5.2. Besluit tot wijziging van het Bouwbesluit inzake energieprestatie
Het Besluit tot wijziging van het Bouwbesluit inzake energieprestatie is voor advies voorgelegd aan de Raad voor de Volkshuisvesting (Ravo). Voorts is dit besluit voor commentaar voorgelegd aan de Vereniging van Nederlandse Gemeenten (VNG).

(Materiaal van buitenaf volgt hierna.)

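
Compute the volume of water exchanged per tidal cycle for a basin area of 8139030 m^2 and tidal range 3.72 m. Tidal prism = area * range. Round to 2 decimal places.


Tidal prism = Area * Tidal range
P = 8139030 * 3.72
P = 30277191.60 m^3

30277191.60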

De Ravo stelde voor om voor woningen en woongebouwen naast de in het Bouwbesluit, zoals dat voor de wijziging luidde, geldende voorschriften met betrekking tot de energiezuinigheid HR-glas en een HR-combiketel (al dan niet met waakvlam) te eisen. Een en ander gekoppeld aan het introduceren van een grenswaarde aan de energieprestatiecoëfficiënt voor die situaties, waarbij de standaardtoepassingen geen oplossing kunnen bieden. Hij bepleitte voor de niet tot bewoning bestemde gebouwen een gelijksoortige systematiek. Daarenboven bepleitte de Ravo een goede en uitgebreide voorlichting, de benutting van de EPN voor het introduceren van een energie-etiket, een afstemming op Europese normalisatie-ontwikkelingen en een evaluatie van het innovatieve aspect van de EPN. Deze evaluatie zou al kort na de invoering van de EPN moeten plaatsvinden. Daarnaast was de Ravo van mening dat de resultaten van de kosten-batenstudies die in het kader van de invoering van het onderhavige wijziging van het Bouwbesluit zijn uitgevoerd, onder de aandacht van betrokkenen dienen te worden gebracht. Voor woongebouwen dient aldus de Ravo een niet knellende grenswaarde te worden vastgesteld. Tot slot wees de Ravo op het huurprijsverhogend effect in relatie tot de huurgrenzen. Ook werd nog gewezen op andersoortige maatregelen, zoals heffingen en het stellen van eisen aan toestellen, welke maatregelen ook effect sorteren voor de bestaande gebouwenvoorraad.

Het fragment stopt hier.